Zarathoustra ne se confond en aucune façon avec le surhomme nietzschéen. ZARATHOUSTRA EST UN PASSEUR (celui qui aide à franchir le pont)
"L'homme est une corde tendue entre la bête et le surhomme."
"Ce que j'aime en l'homme, c'est qu'il est une transition et un déclin".
Zarathoustra est un passeur, un relais - c'est aussi un massacreur; il se confond dans la mythologie nietzschéenne, avec l'image du lion (qui est d'ailleurs retenue comme couverture dans la dernière édition de l'ouvrage). C'est lui qui détruit les vieilles valeurs, les vérités illusoires posées comme définitives, des idéologies officielles, (dont les religions ne sont qu'un petit fragment) - qui toutes visent à museler le corps, à imposer l'esprit de lourdeur, et toutes les formes de mortification.
A ce stade un malentendu doit être levé. La mort de Dieu n'a rien d'essentiel, elle ne doit rien d'ailleurs à Nietzsche ni à Zarathoustra. Ce n'est pas une provocation mais un constat. C'est l'homme malgré lui qui a fini par tuer Dieu en le réduisant à sa dimension, en tentant d'en prouver l'existence (ainsi de Descartes) par la raison qui est l'apanage de l'homme et de lui seul. "Humain, trop humain". La critique de Nietzsche porte précisément sur les conséquences de la mort de Dieu : du désespoir et du désir de périr à la créations d'idoles de substitution, de nouvelles idéologies et de nouvelles impostures, au rang desquelles toutes les sectes mais aussi l'Etat et la science .
"On peut mourir d'être immortel".

CREER DE NOUVELLES VALEURS
Toute la partie "positive" de l'oeuvre, de l'autre côté du pont, toute sa prospective, est évidemment plus difficile à aborder - et a pu justfiier des interprétations les plus contradictoires, les plus contestables et les plus monstrueuses - d'autant plus que tels écrits de Nietzsche (les textes regroupés après sa mort de la "Volonté de puissance"), souvent déterminés par les propres dépressions de son état présent (ce que Pierre Klossowski qualifie, de façon un peu absconse, d'états valétudinaires), ont parfois pu justifier de ces interprétations abusives.
Dans zarathoustra, les constantes sont multiples et tiennent autant de l'art de vivre, de la poésie, que de la thèse métaphysique,
"Hommes supérieurs, apprenez donc à rire."
"Je ne pourrai croire qu'à un Dieu qui saurait danser.
"Il faut encore porter en soi le chaos pour pouvoir enfanter une étoile dansante." (J'ai failli reprendre cette phrase magnifique pour titre de cette chronique, mais un senscritiqueur du meilleur goût l'avait déjà utilisée.)
Dans ce monde en devenir, une place de choix est donc réservée au rire, à la danse, à la légèreté, au corps, à l'altitude et à l'amour (incarné dans la mythologie de Nietzsche par le couple Dionysos - Ariane) - un hédonisme assurément, mais à l'abri de l'industrie des plaisirs, et marqué par l'exigence et le courage.
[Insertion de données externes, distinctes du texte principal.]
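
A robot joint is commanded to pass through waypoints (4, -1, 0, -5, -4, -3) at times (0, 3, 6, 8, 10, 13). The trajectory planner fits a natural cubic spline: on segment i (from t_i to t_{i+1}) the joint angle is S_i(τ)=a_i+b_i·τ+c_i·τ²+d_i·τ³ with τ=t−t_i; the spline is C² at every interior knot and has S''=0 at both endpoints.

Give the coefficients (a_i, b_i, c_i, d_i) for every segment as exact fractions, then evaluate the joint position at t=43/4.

Δ: Δ0=-5/3, Δ1=1/3, Δ2=-5/2, Δ3=1/2, Δ4=1/3
row 1: diag=12, rhs=12; c'=1/4, d'=1
row 2: denom=10−3·1/4=37/4; d'=(-17−3·1)/(37/4)=-80/37
row 3: denom=8−2·8/37=280/37; d'=(18−2·-80/37)/(280/37)=59/20
row 4: denom=10−2·37/140=663/70; d'=(-1−2·59/20)/(663/70)=-161/221
back: M4=-161/221
back: M3=59/20−37/140·-161/221=1389/442
back: M2=-80/37−8/37·1389/442=-628/221
back: M1=1−1/4·-628/221=378/221
M: M0=0, M1=378/221, M2=-628/221, M3=1389/442, M4=-161/221, M5=0
seg 0: a=4, c=M0/2=0, d=(M1−M0)/(6·3)=21/221, b=Δ0−h0·(2M0+M1)/6=-1672/663
seg 1: a=-1, c=M1/2=189/221, d=(M2−M1)/(6·3)=-503/1989, b=Δ1−h1·(2M1+M2)/6=29/663
seg 2: a=0, c=M2/2=-314/221, d=(M3−M2)/(6·2)=2645/5304, b=Δ2−h2·(2M2+M3)/6=-1096/663
seg 3: a=-5, c=M3/2=1389/884, d=(M4−M3)/(6·2)=-1711/5304, b=Δ3−h3·(2M3+M4)/6=-1793/1326
seg 4: a=-4, c=M4/2=-161/442, d=(M5−M4)/(6·3)=161/3978, b=Δ4−h4·(2M4+M5)/6=704/663
t_q=43/4 → seg 4, τ=3/4; S=-4+704/663·τ+-161/442·τ²+161/3978·τ³=-95937/28288

  seg 0: a=4 b=-1672/663 c=0 d=21/221
  seg 1: a=-1 b=29/663 c=189/221 d=-503/1989
  seg 2: a=0 b=-1096/663 c=-314/221 d=2645/5304
  seg 3: a=-5 b=-1793/1326 c=1389/884 d=-1711/5304
  seg 4: a=-4 b=704/663 c=-161/442 d=161/3978
S(43/4) = -95937/28288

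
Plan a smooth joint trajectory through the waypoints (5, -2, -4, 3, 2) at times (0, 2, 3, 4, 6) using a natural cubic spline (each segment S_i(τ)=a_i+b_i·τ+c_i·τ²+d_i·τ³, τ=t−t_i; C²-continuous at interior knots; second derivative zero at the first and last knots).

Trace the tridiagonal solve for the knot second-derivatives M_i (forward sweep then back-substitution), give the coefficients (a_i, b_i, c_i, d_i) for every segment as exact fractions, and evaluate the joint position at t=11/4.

  seg 0: a=5 b=-34/11 c=0 d=-9/88
  seg 1: a=-2 b=-95/22 c=-27/44 d=129/44
  seg 2: a=-4 b=13/4 c=90/11 d=-195/44
  seg 3: a=3 b=139/22 c=-225/44 d=75/88
S(11/4) = -12241/2816

Δ: Δ0=-7/2, Δ1=-2, Δ2=7, Δ3=-1/2
row 1: diag=6, rhs=9; c'=1/6, d'=3/2
row 2: denom=4−1·1/6=23/6; d'=(54−1·3/2)/(23/6)=315/23
row 3: denom=6−1·6/23=132/23; d'=(-45−1·315/23)/(132/23)=-225/22
back: M3=-225/22
back: M2=315/23−6/23·-225/22=180/11
back: M1=3/2−1/6·180/11=-27/22
M: M0=0, M1=-27/22, M2=180/11, M3=-225/22, M4=0
seg 0: a=5, c=M0/2=0, d=(M1−M0)/(6·2)=-9/88, b=Δ0−h0·(2M0+M1)/6=-34/11
seg 1: a=-2, c=M1/2=-27/44, d=(M2−M1)/(6·1)=129/44, b=Δ1−h1·(2M1+M2)/6=-95/22
seg 2: a=-4, c=M2/2=90/11, d=(M3−M2)/(6·1)=-195/44, b=Δ2−h2·(2M2+M3)/6=13/4
seg 3: a=3, c=M3/2=-225/44, d=(M4−M3)/(6·2)=75/88, b=Δ3−h3·(2M3+M4)/6=139/22
t_q=11/4 → seg 1, τ=3/4; S=-2+-95/22·τ+-27/44·τ²+129/44·τ³=-12241/2816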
Sur ces questions clés, Gilles Deleuze propose une interprétation pénétrante : la pensée nietzschéenne combat toute forme de vérité unique, immobile, posée une fois pour toutes et conditionnant les faits et gestes de toute l'humanité. A l'Un et à l'Etre il substitue le Multiple et le Devenir - une philosophie du temps, du mouvement, de l'individu s'adaptant à l'autre et à l'exigence immédiate. Mais ces nouvelles valeurs, si elles s'opposent à la pseudo immortalité des religions, doivent revêtir une autre forme d'éternité : c'est le principe du mouvement, son retour constant (par delà la mort individuelle), L'ETRE DU DEVENIR , et le principe de la transformation constante et de son retour, l'UNITE DU MULTIPLE qui constituent les nouveaux piliers de ce monde en devenir.

Ce renouvellement principiel, ce retour, passent par un vieillissement assumé et au-delà par une nouvelle enfance.
"L'enfant est innocence et oubli, un renouveau et un jeu, une roue qui roule sur elle-même, un oui sacré ..."
Ce fragment est extrait d'un chapitre essentiel du premier livre, "des trois métamorphoses" - qui s'achève, de la façon la plus symbolique et la plus explicite par la transformation du lion (Zarathoustra donc), du passeur/destructeur, en enfant ...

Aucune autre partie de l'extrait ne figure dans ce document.